Email Relays and Mailbox Mining
It’s astounding how much information can be found in one’s mailbox, this can range from sensitive company data all the way to plain text passwords. Emails nowadays are used for everything and as such presents itself as a good target for attackers to leverage as a lateral movement technique. The first technique is taking advantage of an open SMTP relay within an organisation to spoof mails internally and circumvent external mail filters. This can generally be accomplished with Powershell, with the command ‘send-mailmessage‘ with the smtp address generally being smtp.companydomain.com.

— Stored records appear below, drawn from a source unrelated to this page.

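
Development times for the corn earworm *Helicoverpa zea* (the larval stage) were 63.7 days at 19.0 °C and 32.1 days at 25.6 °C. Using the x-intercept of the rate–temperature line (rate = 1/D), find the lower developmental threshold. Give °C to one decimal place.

Linear rate model ⇒ the product D·(T − T_b) is constant across temperatures.
63.7·(19.0 − T_b) = 32.1·(25.6 − T_b)
T_b = (63.7·19.0 − 32.1·25.6) / (63.7 − 32.1) = 388.54 / 31.6 = 12.296 °C ≈ 12.3 °C.

12.3 °C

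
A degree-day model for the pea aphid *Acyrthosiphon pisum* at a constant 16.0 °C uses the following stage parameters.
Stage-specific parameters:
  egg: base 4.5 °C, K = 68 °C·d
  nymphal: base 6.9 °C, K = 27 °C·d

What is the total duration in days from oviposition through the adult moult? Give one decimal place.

8.9 days

egg: 68 / (16.0 − 4.5) = 68 / 11.5 = 5.913 d.
nymphal: 27 / (16.0 − 6.9) = 27 / 9.1 = 2.967 d.
Sum = 8.880 ≈ 8.9 days.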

By using this command, you can send emails from one person to another, which could include malicious links or attachments. The second method is by using the system/drive file shares such as C$ you will be able to browse user files across the network (Assuming permissions have not been setup correctly), by accessing different user machines you can copy/view/mine user .ost files which contain mail messages. This can allow you to see and understand communications internally, whilst also looking for passwords and sensitive information. You can then use this information coupled with the send-mailmessage commands to send a more advanced/bespoke phishing email to a particular user.

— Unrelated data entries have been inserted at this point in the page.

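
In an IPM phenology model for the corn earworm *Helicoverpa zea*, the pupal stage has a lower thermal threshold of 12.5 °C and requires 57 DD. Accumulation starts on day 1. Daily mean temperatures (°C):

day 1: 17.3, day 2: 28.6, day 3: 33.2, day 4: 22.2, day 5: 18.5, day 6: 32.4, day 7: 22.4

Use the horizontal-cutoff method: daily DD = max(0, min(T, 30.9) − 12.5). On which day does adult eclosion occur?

Daily DD above 12.5 °C (capped at 18.4): 4.8, 16.1, 18.4, 9.7, 6.0, 18.4, 9.9.
Cumulative: 4.8, 20.9, 39.3, 49.0, 55.0, 73.4, 83.3.
The total first reaches 57 DD on day 6.

day 6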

Application Delivery, Patch Management and Software Deployment
Almost all companies will be using or aiming to use centralised software distribution tools to manage the IT Estate, this could be software like Group Policy, System Center Configuration Manager, Ivanti or WorkspaceONE. These tools can execute code on remote machines and generally need escalated privileges to function, making them a prime target for hackers to distribute malware across a network. Software Distribution systems can be attacked in many different ways, however the simplest way is to find the file share that contains all of the installation files (.exe/.msi) and infect these, so when they are pushed down to the client machines they will infect the machines. However, if credentials have been harvested then attackers could gain access to the software distribution console and package their own files and push them down to ALL hosts on the network. Its worthwhile to protect the central consoles as much as possible as they can make infection and lateral movement very simple on a large scale.
Creating Malware and exploiting vulnerabilities is one thing, but once an attacker is in your network there are a variety of tools already at the attackers disposal that they can use to move around quickly and quietly. It’s important to understand the techniques and tools that are used in order to better identify suspicious activities. There are Next-Generation Anti-Virus products that can take a deeper look into processes and activities that are executed to determine suspicious behaviour and mitigate these types of risks, I made a recent article on this here. Knowing which tools attackers can use in your system will hopefully allow you to scale down and restrict some of these tools, without hindering productivity of course.
I hope you enjoyed this article, as I come across more lateral movement techniques I shall add to this list!